If you want to know the network connection on your current computer, you can view it through the command line tool; use netstat-ano on Windows to view all connections and PIDs, use ss-tulnp and lsof-i-P to obtain detailed information, and can also be monitored in real time through graphical interface tools such as resource monitor, nethogs, etc.

To create an LVM volume group, you must first prepare a physical volume (PV) and then create a VG. 1. Use pvcreate to initialize the hard disk or partition into PV, such as pvcreate/dev/sdb1; 2. Use the vgcreate command to combine one or more PVs into VG, such as vgcreatemy_volume_group/dev/sdb1/dev/sdc1; 3. You can customize the PE size through the -s parameter and use vgdisplay to view information; 4. You can dynamically expand VG in the future and add a new PV using vgextend; 5. Before deleting VG, you must confirm that there is no LV and delete it with vgremove.

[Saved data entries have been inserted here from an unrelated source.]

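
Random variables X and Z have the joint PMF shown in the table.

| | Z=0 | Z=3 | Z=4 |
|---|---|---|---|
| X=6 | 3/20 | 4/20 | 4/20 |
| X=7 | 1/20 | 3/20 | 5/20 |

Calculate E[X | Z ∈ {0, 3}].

P(Z ∈ {0, 3}) = 11/20.
Σ X·P over the event = 6·(3/20) + 6·(4/20) + 7·(1/20) + 7·(3/20) = 7/2.
E[X | Z ∈ {0, 3}] = (7/2) / (11/20) = 70/11.

70/11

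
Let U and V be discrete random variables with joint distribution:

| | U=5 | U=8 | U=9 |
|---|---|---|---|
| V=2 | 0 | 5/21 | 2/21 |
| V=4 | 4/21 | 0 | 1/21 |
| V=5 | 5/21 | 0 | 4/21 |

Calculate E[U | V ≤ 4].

29/4

P(V ≤ 4) = 4/7.
Σ U·P over the event = 5·(4/21) + 8·(5/21) + 9·(2/21) + 9·(1/21) = 29/7.
E[U | V ≤ 4] = (29/7) / (4/7) = 29/4.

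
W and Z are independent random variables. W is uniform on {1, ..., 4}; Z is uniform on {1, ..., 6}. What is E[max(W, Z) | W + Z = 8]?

5

Outcomes with W + Z = 8: (2,6), (3,5), (4,4), each with probability 1/24.
E[max(W, Z) | W + Z = 8] = (6 + 5 + 4) / 3 = 5.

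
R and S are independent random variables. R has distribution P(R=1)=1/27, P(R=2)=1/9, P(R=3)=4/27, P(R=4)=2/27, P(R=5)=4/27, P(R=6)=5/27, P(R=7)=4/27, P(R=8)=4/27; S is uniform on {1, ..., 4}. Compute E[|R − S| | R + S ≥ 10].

98/25

P(R + S ≥ 10) = 25/108.
Summing |R−S|·P(x,y) over outcomes with R + S ≥ 10 gives 49/54.
E[|R − S| | R + S ≥ 10] = (49/54) / (25/108) = 98/25.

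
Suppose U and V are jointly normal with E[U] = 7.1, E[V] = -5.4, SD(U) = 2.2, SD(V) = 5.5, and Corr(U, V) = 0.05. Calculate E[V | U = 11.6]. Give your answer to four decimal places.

E[V | U=x] = μ_V + ρ(σ_V/σ_U)(x − μ_U) for jointly normal variables.
E[V | U=11.6] = -5.4 + (0.05)·(5.5/2.2)·(11.6 − (7.1)) = -5.4 + (0.125)·(4.5) = -4.8375.

-4.8375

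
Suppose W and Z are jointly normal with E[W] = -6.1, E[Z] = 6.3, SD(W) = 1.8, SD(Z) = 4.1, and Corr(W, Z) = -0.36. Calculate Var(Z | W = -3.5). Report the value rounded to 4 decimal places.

For a bivariate normal, Var(Z | W=x) = σ_Z²(1 − ρ²).
Var(Z | W=-3.5) = (4.1)²·(1 − (-0.36)²) = 16.81·0.8704 = 14.6314.

14.6314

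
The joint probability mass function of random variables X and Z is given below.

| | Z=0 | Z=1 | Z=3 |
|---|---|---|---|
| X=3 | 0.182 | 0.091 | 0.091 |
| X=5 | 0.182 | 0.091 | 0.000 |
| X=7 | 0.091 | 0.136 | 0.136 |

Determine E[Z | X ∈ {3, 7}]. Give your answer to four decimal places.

P(X ∈ {3, 7}) = 0.727.
Σ Z·P over the event = 0·(0.182) + 1·(0.091) + 3·(0.091) + 0·(0.091) + 1·(0.136) + 3·(0.136) = 0.908.
E[Z | X ∈ {3, 7}] = (0.908) / (0.727) = 1.2490.

1.2490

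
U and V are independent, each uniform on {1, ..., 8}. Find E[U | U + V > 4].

P(U + V > 4) = 29/32.
Summing U·P(x,y) over outcomes with U + V > 4 gives 139/32.
E[U | U + V > 4] = (139/32) / (29/32) = 139/29.

139/29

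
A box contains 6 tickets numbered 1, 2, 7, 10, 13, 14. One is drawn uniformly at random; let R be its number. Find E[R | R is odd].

7

P(R is odd) = 1/2.
Σ over the event: 1·1/6 + 7·1/6 + 13·1/6 = 7/2.
E[R | R is odd] = (7/2) / (1/2) = 7.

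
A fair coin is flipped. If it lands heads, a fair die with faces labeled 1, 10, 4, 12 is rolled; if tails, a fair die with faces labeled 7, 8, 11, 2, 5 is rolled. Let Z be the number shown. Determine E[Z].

267/40

E[Z | heads] = (1+10+4+12)/4 = 27/4.
E[Z | tails] = (7+8+11+2+5)/5 = 33/5.
By the law of total expectation,
E[Z] = (1/2)·(27/4) + (1/2)·(33/5) = 267/40.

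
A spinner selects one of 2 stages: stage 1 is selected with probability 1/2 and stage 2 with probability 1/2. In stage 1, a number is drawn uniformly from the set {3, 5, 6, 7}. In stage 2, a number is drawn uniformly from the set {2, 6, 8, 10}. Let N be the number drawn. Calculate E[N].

E[N | stage 1] = (3+5+6+7)/4 = 21/4.
E[N | stage 2] = (2+6+8+10)/4 = 13/2.
E[N] = (1/2)·(21/4) + (1/2)·(13/2) = 47/8.

47/8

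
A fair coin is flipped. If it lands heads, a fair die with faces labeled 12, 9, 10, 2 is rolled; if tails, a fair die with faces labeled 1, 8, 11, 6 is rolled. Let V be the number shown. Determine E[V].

E[V | heads] = (12+9+10+2)/4 = 33/4.
E[V | tails] = (1+8+11+6)/4 = 13/2.
By the law of total expectation,
E[V] = (1/2)·(33/4) + (1/2)·(13/2) = 59/8.

59/8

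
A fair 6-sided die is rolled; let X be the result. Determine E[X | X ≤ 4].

5/2

Given X ≤ 4, X is equally likely to be any of {1, 2, 3, 4}.
E[X | X ≤ 4] = (1 + 2 + 3 + 4) / 4 = 5/2.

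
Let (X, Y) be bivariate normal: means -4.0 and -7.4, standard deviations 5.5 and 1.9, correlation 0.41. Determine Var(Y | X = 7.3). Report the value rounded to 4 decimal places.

3.0032

For a bivariate normal, Var(Y | X=x) = σ_Y²(1 − ρ²).
Var(Y | X=7.3) = (1.9)²·(1 − (0.41)²) = 3.61·0.8319 = 3.0032.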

The steps to configure an NFS server are as follows: 1. Install the nfs-utils or nfs-kernel-server package; 2. Start and enable nfs-server and related RPC services; 3. Edit /etc/exports to configure shared directories and permissions, such as rw, ro, sync, etc.; 4. Execute exportfs-a and open the firewall port; 5. The client uses the mount command to mount or configure fstab to achieve automatic mount; Common problems include permission control, ID mapping, RPC service not being started and configuration not being refreshed, and needs to be checked in conjunction with logs.